The sermons were what led the crowd. They were rowdy, boisterous displays, full of fire and brimstone. The pastors' faces would be red and pouring sweat as they'd stomped their feet up and down the aisles of people. They would wave their leather bound Bibles and shout their sermons in sharp, punctuated sentences with audible gulps of breath spaced out between them. The excitement was palpable with people shouting "Halleluyah's!" and "Bless 'em Lord's!" as the preachers grew more and more frantic. There was an almost mob-like frenzy to the congregation as the preachers rained down words of judgment, punctuated by promises of damnation, retribution, warning people to prepare! prepare! for the return of Christ.

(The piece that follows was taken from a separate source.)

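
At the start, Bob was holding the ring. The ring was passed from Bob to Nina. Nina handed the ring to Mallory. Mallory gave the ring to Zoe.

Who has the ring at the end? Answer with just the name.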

Following the sermon, the prayer services stretched on for what seemed forever. Deacons would anoint their fingers with oil and reach out to touch believer’s foreheads. There would be shouting and waving, people would fall over and roll on the floor; some would dance, others moan. People would babble with their hands raised, leaping and shaking.

Throughout my life, I have kept my experiences in the Pentecostal church close to me. Whenever people found out I grew up Pentecostal, their usual remarks would be "what's that?" or "did you handle snakes?"

Very few people outside of the fundamentalist Pentecostal faith seemed to understand its beliefs…. the facts from the fiction, so when I was younger, I didn't know where to begin to explain to them what church had actually been like for me.

Growing up, I felt like the whole world was poised on the brink of war. I was taught to hate and fear the ideas of others: Catholics, Muslims, Evolutionists, Abortionists, liberals, and gays..... Taught that they were the perpetrators of depravity-- peoples that were ushering in the apocalypse.

Strictly ordered to do Good, I feared my mind and body and dreaded God's punishment. Strictly warned about outsiders, I looked at them as an alien breed of people I couldn't relate to. However, as I grew up, I noticed that the beliefs in the Pentecostal church weren’t lining up with my own experiences—In my life, I found that a person’s moral compass seemed more contingent on their personal choices rather than on blind obedience to a religious system. In the world today there are 30,000 different sects for Christianity alone. If the Pentecostal faith was the only truth belief system than where were all these other groups getting their ideas from? Eventually, I made a gamble, and decided that I would judge for myself what God was, morality meant, and what my purpose in life ought to be.

And with that decision, I left the church… for good.

For a brief period in my life I felt cast out, like a refugee in a strange land. For a while, I couldn’t stop my mind from working in extremes. I felt lost, no longer being able to place things so definitively into boxes: this thing is Good, this thing is Bad.

Maybe I missed the unity and the surety that came along with following a specific system of faith. However, looking back on those times, I feel that I grew the most. It was in that terrifying struggle I reclaimed something I never knew I had: my self, as an individual. And I’ve never been happier.